Para determinar se o ferro funcionaria em metaloenzimas que atualmente dependem de outros metais, Valentine e Johnson pesquisaram a literatura científica para descobrir como a vida usa certos metais hoje.

Em cada caso, eles encontraram exemplos de como ferro ou magnésio poderiam ser substituídos. Embora uma metaloenzima possa usar um certo tipo de metal, como zinco, eles descobriram que isso não significa que seja o único metal que a enzima pode usar.

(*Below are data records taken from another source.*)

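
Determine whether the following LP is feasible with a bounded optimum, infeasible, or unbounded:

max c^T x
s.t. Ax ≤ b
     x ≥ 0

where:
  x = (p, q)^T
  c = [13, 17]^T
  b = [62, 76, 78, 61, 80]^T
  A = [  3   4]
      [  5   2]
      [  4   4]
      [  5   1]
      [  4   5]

Feasible with a bounded optimal solution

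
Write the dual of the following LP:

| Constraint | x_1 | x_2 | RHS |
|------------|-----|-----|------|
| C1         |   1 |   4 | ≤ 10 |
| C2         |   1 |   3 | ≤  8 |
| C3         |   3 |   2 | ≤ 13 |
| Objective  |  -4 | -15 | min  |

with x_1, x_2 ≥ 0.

Primal min cᵀx s.t. Ax ≤ b, x ≥ 0  →  Dual max −bᵀy s.t. Aᵀy ≥ −c, y ≥ 0.

Maximize: z = -10y1 - 8y2 - 13y3

Subject to:
  y1 + y2 + 3y3 ≥ 4
  4y1 + 3y2 + 2y3 ≥ 15
  y1, y2, y3 ≥ 0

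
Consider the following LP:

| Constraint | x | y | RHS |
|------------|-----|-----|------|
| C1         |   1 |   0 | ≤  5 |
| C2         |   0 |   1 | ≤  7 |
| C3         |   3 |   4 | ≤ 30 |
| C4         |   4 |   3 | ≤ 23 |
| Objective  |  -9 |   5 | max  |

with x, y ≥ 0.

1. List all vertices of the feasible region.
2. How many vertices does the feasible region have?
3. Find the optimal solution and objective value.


1. (0, 0), (5, 0), (5, 1), (0.5, 7), (0, 7)
2. 5
3. x = 0, y = 7, z = 35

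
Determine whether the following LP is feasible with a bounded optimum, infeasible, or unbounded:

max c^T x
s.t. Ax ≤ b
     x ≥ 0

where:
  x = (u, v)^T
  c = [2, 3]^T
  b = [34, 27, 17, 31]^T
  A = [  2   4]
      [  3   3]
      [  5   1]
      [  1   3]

Feasible with a bounded optimal solution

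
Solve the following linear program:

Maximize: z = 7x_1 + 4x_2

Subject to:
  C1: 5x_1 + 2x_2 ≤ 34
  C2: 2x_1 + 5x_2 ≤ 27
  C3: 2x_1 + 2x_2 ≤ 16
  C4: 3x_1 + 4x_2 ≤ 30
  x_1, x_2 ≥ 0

Evaluate the objective at each vertex of the feasible region:
  z(0, 0) = 0
  z(6.8, 0) = 47.6
  z(6, 2) = 50  ←
  z(4.333, 3.667) = 45
  z(0, 5.4) = 21.6
The maximum is at x_1 = 6, x_2 = 2.

x_1 = 6, x_2 = 2, z = 50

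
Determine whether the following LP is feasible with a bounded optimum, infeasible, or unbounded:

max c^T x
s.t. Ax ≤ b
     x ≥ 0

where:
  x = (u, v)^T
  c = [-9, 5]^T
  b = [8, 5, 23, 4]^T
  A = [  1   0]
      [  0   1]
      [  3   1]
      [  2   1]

Feasible with a bounded optimal solution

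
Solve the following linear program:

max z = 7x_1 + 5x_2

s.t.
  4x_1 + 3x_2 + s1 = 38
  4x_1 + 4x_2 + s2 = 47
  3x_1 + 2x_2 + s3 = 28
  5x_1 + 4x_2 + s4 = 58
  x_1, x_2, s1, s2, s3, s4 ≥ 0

Evaluate the objective at each vertex of the feasible region:
  z(0, 0) = 0
  z(9.333, 0) = 65.33
  z(8, 2) = 66  ←
  z(2.75, 9) = 64.25
  z(0, 11.75) = 58.75
The maximum is at x_1 = 8, x_2 = 2.

x_1 = 8, x_2 = 2, z = 66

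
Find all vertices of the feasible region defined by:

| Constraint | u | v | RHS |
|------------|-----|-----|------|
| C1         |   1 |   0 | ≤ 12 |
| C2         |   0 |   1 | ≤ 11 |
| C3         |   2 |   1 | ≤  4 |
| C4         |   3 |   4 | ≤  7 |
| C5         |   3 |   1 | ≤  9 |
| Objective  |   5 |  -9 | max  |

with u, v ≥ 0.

(0, 0), (2, 0), (1.8, 0.4), (0, 1.75)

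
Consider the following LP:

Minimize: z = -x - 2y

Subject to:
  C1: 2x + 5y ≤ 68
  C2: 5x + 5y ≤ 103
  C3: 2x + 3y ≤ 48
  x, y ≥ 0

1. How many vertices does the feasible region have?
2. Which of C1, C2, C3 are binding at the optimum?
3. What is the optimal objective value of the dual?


1. 5
2. C1, C3
3. -29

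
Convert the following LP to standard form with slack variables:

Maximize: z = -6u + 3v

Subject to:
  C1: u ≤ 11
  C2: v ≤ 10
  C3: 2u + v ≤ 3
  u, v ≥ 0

max z = -6u + 3v

s.t.
  u + s1 = 11
  v + s2 = 10
  2u + v + s3 = 3
  u, v, s1, s2, s3 ≥ 0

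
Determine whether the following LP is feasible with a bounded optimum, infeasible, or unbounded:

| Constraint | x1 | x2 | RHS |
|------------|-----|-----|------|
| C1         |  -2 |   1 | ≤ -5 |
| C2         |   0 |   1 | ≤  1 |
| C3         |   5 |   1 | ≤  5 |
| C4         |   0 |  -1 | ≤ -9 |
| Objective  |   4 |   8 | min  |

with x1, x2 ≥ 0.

Infeasible (no feasible solution exists)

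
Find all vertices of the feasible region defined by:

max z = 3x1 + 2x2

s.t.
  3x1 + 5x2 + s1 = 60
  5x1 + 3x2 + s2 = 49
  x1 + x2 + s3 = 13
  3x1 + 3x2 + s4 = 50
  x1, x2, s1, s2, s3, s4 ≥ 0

(0, 0), (9.8, 0), (5, 8), (2.5, 10.5), (0, 12)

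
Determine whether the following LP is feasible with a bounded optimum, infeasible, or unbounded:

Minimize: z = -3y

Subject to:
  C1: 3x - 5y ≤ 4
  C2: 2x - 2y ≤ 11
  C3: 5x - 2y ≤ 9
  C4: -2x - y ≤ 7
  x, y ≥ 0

Unbounded (objective can decrease without bound)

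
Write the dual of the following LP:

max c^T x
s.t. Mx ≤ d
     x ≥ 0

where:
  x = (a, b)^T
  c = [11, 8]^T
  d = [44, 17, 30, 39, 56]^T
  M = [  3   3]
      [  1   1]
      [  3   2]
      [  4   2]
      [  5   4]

Primal max cᵀx s.t. Ax ≤ b, x ≥ 0  →  Dual min bᵀy s.t. Aᵀy ≥ c, y ≥ 0.

Minimize: z = 44y1 + 17y2 + 30y3 + 39y4 + 56y5

Subject to:
  3y1 + y2 + 3y3 + 4y4 + 5y5 ≥ 11
  3y1 + y2 + 2y3 + 2y4 + 4y5 ≥ 8
  y1, y2, y3, y4, y5 ≥ 0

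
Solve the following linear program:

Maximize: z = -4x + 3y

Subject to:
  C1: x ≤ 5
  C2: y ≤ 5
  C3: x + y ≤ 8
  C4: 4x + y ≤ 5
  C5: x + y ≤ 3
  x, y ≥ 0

Evaluate the objective at each vertex of the feasible region:
  z(0, 0) = 0
  z(1.25, 0) = -5
  z(0.6667, 2.333) = 4.333
  z(0, 3) = 9  ←
The maximum is at x = 0, y = 3.

x = 0, y = 3, z = 9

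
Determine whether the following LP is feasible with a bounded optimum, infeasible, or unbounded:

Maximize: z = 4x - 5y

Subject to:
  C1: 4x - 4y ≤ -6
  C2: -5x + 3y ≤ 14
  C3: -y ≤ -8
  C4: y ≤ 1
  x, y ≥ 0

Infeasible (no feasible solution exists)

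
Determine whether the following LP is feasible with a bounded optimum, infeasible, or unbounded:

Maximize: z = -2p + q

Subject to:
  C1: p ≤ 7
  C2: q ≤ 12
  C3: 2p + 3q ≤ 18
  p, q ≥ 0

Feasible with a bounded optimal solution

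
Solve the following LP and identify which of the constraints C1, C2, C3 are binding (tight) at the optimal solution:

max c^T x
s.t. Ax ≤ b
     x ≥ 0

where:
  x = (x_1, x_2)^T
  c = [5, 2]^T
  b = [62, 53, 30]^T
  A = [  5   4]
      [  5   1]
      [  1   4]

At x_1 = 10, x_2 = 3, compute slack b - a·x for each constraint:
  C1: 62 − 62 = 0  (binding)
  C2: 53 − 53 = 0  (binding)
  C3: 30 − 22 = 8  (slack)

Optimal: x_1 = 10, x_2 = 3
Binding: C1, C2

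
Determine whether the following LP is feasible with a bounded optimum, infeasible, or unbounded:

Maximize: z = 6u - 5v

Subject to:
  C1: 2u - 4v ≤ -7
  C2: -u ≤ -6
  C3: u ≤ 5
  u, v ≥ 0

Infeasible (no feasible solution exists)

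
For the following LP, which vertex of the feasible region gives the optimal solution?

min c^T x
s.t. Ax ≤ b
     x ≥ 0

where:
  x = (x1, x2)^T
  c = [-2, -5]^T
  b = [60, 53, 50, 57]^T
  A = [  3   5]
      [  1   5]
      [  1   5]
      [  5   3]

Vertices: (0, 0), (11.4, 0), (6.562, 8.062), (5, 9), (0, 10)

Evaluate the objective at each vertex of the feasible region:
  z(0, 0) = 0
  z(11.4, 0) = -22.8
  z(6.562, 8.062) = -53.44
  z(5, 9) = -55  ←
  z(0, 10) = -50
The minimum is at x1 = 5, x2 = 9.

(5, 9)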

Zinco e ferro são um exemplo realmente dramático porque o zinco é absolutamente essencial para a vida agora

“Zinco e ferro são um exemplo realmente dramático porque o zinco é absolutamente essencial para a vida agora”, disse Valentine. “A ideia de vida sem zinco era realmente difícil para mim pensar até que nos aprofundamos nisso e percebemos que, enquanto você não tiver oxigênio por perto para oxidar seu ferro de Fe(II) para Fe(III), o ferro é frequentemente melhor do que o zinco nessas enzimas”.

Present disse que, uma vez que o ferro foi oxidado e não estava mais tão disponível biologicamente como antes do Grande Evento de Oxigenação, a vida teve que encontrar outros metais para conectar às suas enzimas.

Idade do Ferro

“A vida, diante de ordens de magnitude de mais ferro do que outros metais, não poderia saber evoluir para uma maneira tão sofisticada de gerenciá-los”, disse Present. “A queda da abundância de ferro forçou a vida a gerenciar esses outros metais para sobreviver, mas isso também permitiu novas funções e a diversidade de vida que temos hoje”.